Researchers assigned a rating to the households involved in the study using the Swiss neighbourhood index of socioeconomic position. The index ranks 1.27 million small neighbourhoods by rent per square metre, education and occupation of heads of the household. Each household is ranked from one (poorest) to 10 (wealthiest).

The researchers analyzed more than 4.1 million COVID-19 tests, including more than 600,000 positive tests, 26,143 hospital admissions, 2432 ICU admissions, 9383 deaths, and 8,221,406 residents.
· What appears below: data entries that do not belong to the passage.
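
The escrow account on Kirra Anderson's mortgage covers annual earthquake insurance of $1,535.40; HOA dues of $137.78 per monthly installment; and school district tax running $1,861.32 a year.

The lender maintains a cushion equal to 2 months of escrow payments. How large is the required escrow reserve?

Earthquake insurance: $1,535.40/yr
HOA dues: $137.78 × 12 = $1,653.36/yr
School district tax: $1,861.32/yr
Combined annual = $5,050.08
Monthly escrow = $5,050.08 ÷ 12 = $420.84
Cushion = 2 × $420.84 = $841.68

$841.68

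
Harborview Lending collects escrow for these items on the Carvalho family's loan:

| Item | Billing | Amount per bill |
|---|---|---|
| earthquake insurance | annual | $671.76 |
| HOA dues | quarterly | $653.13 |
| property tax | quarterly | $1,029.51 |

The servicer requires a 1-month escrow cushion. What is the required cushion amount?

Earthquake insurance — $671.76
HOA dues — $653.13 × 4 = $2,612.52
Property tax — $1,029.51 × 4 = $4,118.04
Combined annual = $671.76 + $2,612.52 + $4,118.04 = $7,402.32
Monthly escrow = $7,402.32 / 12 = $616.86
Cushion = 1 × $616.86 = $616.86

$616.86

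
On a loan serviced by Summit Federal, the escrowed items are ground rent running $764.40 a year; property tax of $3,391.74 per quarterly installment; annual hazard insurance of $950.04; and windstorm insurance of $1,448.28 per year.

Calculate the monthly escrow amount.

$1,394.14

Ground rent — $764.40
Property tax — $3,391.74 × 4 = $13,566.96
Hazard insurance — $950.04
Windstorm insurance — $1,448.28
Total per year = $16,729.68
Monthly = $16,729.68 / 12 = $1,394.14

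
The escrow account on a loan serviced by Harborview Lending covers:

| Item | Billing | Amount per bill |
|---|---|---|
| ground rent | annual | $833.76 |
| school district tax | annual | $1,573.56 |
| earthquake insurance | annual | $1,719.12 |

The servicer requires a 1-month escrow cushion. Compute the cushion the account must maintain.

Ground rent: $833.76/yr
School district tax: $1,573.56/yr
Earthquake insurance: $1,719.12/yr
Annual escrow total = $4,126.44
Per month = $4,126.44 ÷ 12 = $343.87
Required cushion = 1 × $343.87 = $343.87

$343.87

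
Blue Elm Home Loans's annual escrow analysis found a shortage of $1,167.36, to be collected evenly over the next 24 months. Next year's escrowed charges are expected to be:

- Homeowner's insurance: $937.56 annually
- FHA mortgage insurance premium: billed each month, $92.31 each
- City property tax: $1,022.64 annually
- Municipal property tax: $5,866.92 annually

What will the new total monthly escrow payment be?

Homeowner's insurance — $937.56/yr
FHA mortgage insurance premium — $92.31 × 12 = $1,107.72/yr
City property tax — $1,022.64/yr
Municipal property tax — $5,866.92/yr
Annual escrow total = $8,934.84
Base monthly escrow = $8,934.84 / 12 = $744.57
Monthly shortage recovery: $1,167.36 ÷ 24 = $48.64
New monthly escrow = $744.57 + $48.64 = $793.21

$793.21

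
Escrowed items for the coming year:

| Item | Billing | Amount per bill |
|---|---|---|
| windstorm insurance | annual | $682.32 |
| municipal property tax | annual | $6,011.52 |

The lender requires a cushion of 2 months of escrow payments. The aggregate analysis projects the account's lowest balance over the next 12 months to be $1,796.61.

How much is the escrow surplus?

Windstorm insurance: $682.32
Municipal property tax: $6,011.52
Total per year = $682.32 + $6,011.52 = $6,693.84
Base monthly escrow = $6,693.84 ÷ 12 = $557.82
Required reserve = 2 × $557.82 = $1,115.64
Excess over cushion: $1,796.61 − $1,115.64 = $680.97

$680.97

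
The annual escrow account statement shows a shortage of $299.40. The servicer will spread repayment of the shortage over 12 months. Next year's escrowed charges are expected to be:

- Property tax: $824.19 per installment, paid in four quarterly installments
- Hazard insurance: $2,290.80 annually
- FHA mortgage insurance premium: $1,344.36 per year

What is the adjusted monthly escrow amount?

Property tax — $824.19 × 4 = $3,296.76
Hazard insurance — $2,290.80
FHA mortgage insurance premium — $1,344.36
Combined annual = $3,296.76 + $2,290.80 + $1,344.36 = $6,931.92
Monthly = $6,931.92 ÷ 12 = $577.66
Shortage spread = $299.40 / 12 = $24.95/mo
New monthly escrow = $577.66 + $24.95 = $602.61

$602.61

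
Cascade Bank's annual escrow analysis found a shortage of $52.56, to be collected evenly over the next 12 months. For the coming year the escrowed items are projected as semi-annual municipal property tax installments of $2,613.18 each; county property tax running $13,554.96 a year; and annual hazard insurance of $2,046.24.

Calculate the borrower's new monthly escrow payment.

$1,740.01

Municipal property tax: $2,613.18 × 2 = $5,226.36
County property tax: $13,554.96
Hazard insurance: $2,046.24
Total annual escrow = $5,226.36 + $13,554.96 + $2,046.24 = $20,827.56
Base monthly escrow = $20,827.56 / 12 = $1,735.63
Shortage spread = $52.56 ÷ 12 = $4.38/mo
Adjusted monthly = $1,735.63 + $4.38 = $1,740.01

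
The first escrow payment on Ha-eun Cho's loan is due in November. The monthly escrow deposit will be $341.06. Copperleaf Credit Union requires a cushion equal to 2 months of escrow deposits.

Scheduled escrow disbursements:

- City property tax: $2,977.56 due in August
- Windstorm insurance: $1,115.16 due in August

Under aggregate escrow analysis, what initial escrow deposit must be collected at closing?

Cushion = 2 × $341.06 = $682.12
Trial balance (start $0, +$341.06 each month, − disbursements):
  Nov: +$341.06 → $341.06
  Dec: +$341.06 → $682.12
  Jan: +$341.06 → $1,023.18
  Feb: +$341.06 → $1,364.24
  Mar: +$341.06 → $1,705.30
  Apr: +$341.06 → $2,046.36
  May: +$341.06 → $2,387.42
  Jun: +$341.06 → $2,728.48
  Jul: +$341.06 → $3,069.54
  Aug: +$341.06 − $4,092.72 → -$682.12
  Sep: +$341.06 → -$341.06
  Oct: +$341.06 → $0.00
Lowest trial balance = -$682.12 (Aug)
Initial deposit = cushion − low point = $682.12 − (-$682.12) = $1,364.24

$1,364.24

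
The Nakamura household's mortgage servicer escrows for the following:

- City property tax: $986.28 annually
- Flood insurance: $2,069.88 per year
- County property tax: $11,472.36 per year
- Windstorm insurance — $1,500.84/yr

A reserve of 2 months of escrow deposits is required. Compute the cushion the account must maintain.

$2,671.56

City property tax = $986.28/yr
Flood insurance = $2,069.88/yr
County property tax = $11,472.36/yr
Windstorm insurance = $1,500.84/yr
Total annual escrow = $16,029.36
Per month = $16,029.36 ÷ 12 = $1,335.78
Required cushion = 2 × $1,335.78 = $2,671.56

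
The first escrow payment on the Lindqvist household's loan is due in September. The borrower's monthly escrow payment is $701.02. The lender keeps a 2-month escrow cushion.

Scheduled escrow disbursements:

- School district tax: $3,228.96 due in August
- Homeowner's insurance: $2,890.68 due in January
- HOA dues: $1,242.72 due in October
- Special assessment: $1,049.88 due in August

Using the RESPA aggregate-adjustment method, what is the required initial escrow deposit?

Cushion = 2 × $701.02 = $1,402.04
Trial balance (start $0, +$701.02 each month, − disbursements):
  Sep: +$701.02 → $701.02
  Oct: +$701.02 − $1,242.72 → $159.32
  Nov: +$701.02 → $860.34
  Dec: +$701.02 → $1,561.36
  Jan: +$701.02 − $2,890.68 → -$628.30
  Feb: +$701.02 → $72.72
  Mar: +$701.02 → $773.74
  Apr: +$701.02 → $1,474.76
  May: +$701.02 → $2,175.78
  Jun: +$701.02 → $2,876.80
  Jul: +$701.02 → $3,577.82
  Aug: +$701.02 − $4,278.84 → $0.00
Lowest trial balance = -$628.30 (Jan)
Initial deposit = cushion − low point = $1,402.04 − (-$628.30) = $2,030.34

$2,030.34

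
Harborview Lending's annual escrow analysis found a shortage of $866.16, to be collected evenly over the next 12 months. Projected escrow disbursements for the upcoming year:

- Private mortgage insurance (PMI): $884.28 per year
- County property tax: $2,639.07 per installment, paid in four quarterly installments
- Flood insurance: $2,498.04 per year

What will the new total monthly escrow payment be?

$1,233.73

Private mortgage insurance (PMI) — $884.28 per year
County property tax — $2,639.07 × 4 = $10,556.28 per year
Flood insurance — $2,498.04 per year
Total annual escrow = $884.28 + $10,556.28 + $2,498.04 = $13,938.60
Base monthly escrow = $13,938.60 ÷ 12 = $1,161.55
Monthly shortage recovery: $866.16 / 12 = $72.18
Adjusted monthly = $1,161.55 + $72.18 = $1,233.73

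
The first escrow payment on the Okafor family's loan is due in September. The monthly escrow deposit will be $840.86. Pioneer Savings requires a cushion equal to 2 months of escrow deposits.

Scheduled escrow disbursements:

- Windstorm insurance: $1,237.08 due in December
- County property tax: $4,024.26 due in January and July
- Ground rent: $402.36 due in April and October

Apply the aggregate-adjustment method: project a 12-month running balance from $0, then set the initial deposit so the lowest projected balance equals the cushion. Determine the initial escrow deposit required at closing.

Cushion = 2 × $840.86 = $1,681.72
Trial balance (start $0, +$840.86 each month, − disbursements):
  Sep: +$840.86 → $840.86
  Oct: +$840.86 − $402.36 → $1,279.36
  Nov: +$840.86 → $2,120.22
  Dec: +$840.86 − $1,237.08 → $1,724.00
  Jan: +$840.86 − $4,024.26 → -$1,459.40
  Feb: +$840.86 → -$618.54
  Mar: +$840.86 → $222.32
  Apr: +$840.86 − $402.36 → $660.82
  May: +$840.86 → $1,501.68
  Jun: +$840.86 → $2,342.54
  Jul: +$840.86 − $4,024.26 → -$840.86
  Aug: +$840.86 → $0.00
Lowest trial balance = -$1,459.40 (Jan)
Initial deposit = cushion − low point = $1,681.72 − (-$1,459.40) = $3,141.12

$3,141.12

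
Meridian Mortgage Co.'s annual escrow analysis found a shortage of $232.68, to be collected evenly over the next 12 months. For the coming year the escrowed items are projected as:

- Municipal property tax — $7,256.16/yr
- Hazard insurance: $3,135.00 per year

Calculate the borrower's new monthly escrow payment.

Municipal property tax — $7,256.16/yr
Hazard insurance — $3,135.00/yr
Annual escrow total = $10,391.16
Base monthly escrow = $10,391.16 ÷ 12 = $865.93
Monthly shortage recovery: $232.68 ÷ 12 = $19.39
Adjusted monthly = $865.93 + $19.39 = $885.32

$885.32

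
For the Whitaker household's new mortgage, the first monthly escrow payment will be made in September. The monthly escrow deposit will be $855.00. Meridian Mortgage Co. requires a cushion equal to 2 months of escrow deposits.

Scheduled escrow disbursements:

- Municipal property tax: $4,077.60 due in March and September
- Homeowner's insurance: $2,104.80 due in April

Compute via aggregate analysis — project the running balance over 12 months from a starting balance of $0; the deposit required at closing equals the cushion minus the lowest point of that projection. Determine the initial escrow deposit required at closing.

Cushion = 2 × $855.00 = $1,710.00
Trial balance (start $0, +$855.00 each month, − disbursements):
  Sep: +$855.00 − $4,077.60 → -$3,222.60
  Oct: +$855.00 → -$2,367.60
  Nov: +$855.00 → -$1,512.60
  Dec: +$855.00 → -$657.60
  Jan: +$855.00 → $197.40
  Feb: +$855.00 → $1,052.40
  Mar: +$855.00 − $4,077.60 → -$2,170.20
  Apr: +$855.00 − $2,104.80 → -$3,420.00
  May: +$855.00 → -$2,565.00
  Jun: +$855.00 → -$1,710.00
  Jul: +$855.00 → -$855.00
  Aug: +$855.00 → $0.00
Lowest trial balance = -$3,420.00 (Apr)
Initial deposit = cushion − low point = $1,710.00 − (-$3,420.00) = $5,130.00

$5,130.00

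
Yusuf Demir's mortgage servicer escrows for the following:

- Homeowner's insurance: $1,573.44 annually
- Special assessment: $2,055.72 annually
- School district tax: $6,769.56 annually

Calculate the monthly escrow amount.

$866.56

Homeowner's insurance: $1,573.44
Special assessment: $2,055.72
School district tax: $6,769.56
Total annual escrow = $10,398.72
Monthly = $10,398.72 ÷ 12 = $866.56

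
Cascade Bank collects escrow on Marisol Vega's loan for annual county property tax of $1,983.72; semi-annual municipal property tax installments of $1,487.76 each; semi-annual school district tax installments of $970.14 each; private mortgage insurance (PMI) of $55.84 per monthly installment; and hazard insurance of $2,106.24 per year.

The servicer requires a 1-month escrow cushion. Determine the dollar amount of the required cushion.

County property tax: $1,983.72 annually
Municipal property tax: $1,487.76 × 2 = $2,975.52 annually
School district tax: $970.14 × 2 = $1,940.28 annually
Private mortgage insurance (PMI): $55.84 × 12 = $670.08 annually
Hazard insurance: $2,106.24 annually
Total annual escrow = $9,675.84
Base monthly escrow = $9,675.84 / 12 = $806.32
Reserve = 1 × $806.32 = $806.32

$806.32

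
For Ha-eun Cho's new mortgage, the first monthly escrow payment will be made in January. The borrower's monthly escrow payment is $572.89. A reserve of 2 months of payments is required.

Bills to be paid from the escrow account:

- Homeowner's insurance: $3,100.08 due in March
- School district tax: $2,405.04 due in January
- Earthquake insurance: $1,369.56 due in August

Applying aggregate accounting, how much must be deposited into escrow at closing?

$4,932.23

Cushion = 2 × $572.89 = $1,145.78
Trial balance (start $0, +$572.89 each month, − disbursements):
  Jan: +$572.89 − $2,405.04 → -$1,832.15
  Feb: +$572.89 → -$1,259.26
  Mar: +$572.89 − $3,100.08 → -$3,786.45
  Apr: +$572.89 → -$3,213.56
  May: +$572.89 → -$2,640.67
  Jun: +$572.89 → -$2,067.78
  Jul: +$572.89 → -$1,494.89
  Aug: +$572.89 − $1,369.56 → -$2,291.56
  Sep: +$572.89 → -$1,718.67
  Oct: +$572.89 → -$1,145.78
  Nov: +$572.89 → -$572.89
  Dec: +$572.89 → $0.00
Lowest trial balance = -$3,786.45 (Mar)
Initial deposit = cushion − low point = $1,145.78 − (-$3,786.45) = $4,932.23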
The researchers found that people in the wealthiest neighbourhoods were 18 per cent more likely to have been tested for COVID-19, and 25 per cent less likely to test positive than those in low-income neighbourhoods.

In addition, the data showed that people from higher income neighbourhoods were 32 per cent less likely to be hospitalized, 46 per cent less likely to end up in the ICU and 14 per cent less likely to die from the disease.

"In this whole-population study of the COVID-19 epidemic in Switzerland in 2020-21, we found that people living in wealthier areas were more likely to get tested for SARS-CoV-2 but less likely to test positive and be admitted to hospital or the ICU, and less likely to die, compared with those in poorer areas,” the study authors said in a press release.

The researchers emphasized that this study illustrates the “inverse care law,” despite Switzerland being one of the world’s wealthiest countries. The principle, proposed by Julian Tudor Hart in The Lancet in 1971, states that low-income people require more healthcare than higher-income people but in reality, receive less.

They said that the higher rates of infection combined with more frequent comorbidities in lower-income neighbourhoods compared with wealthy neighbourhoods likely contributed to the worse outcomes.

“Governments and health-care systems should address this pandemic of inequality by taking measures to reduce health inequalities in their response to the SARS-CoV-2 pandemic."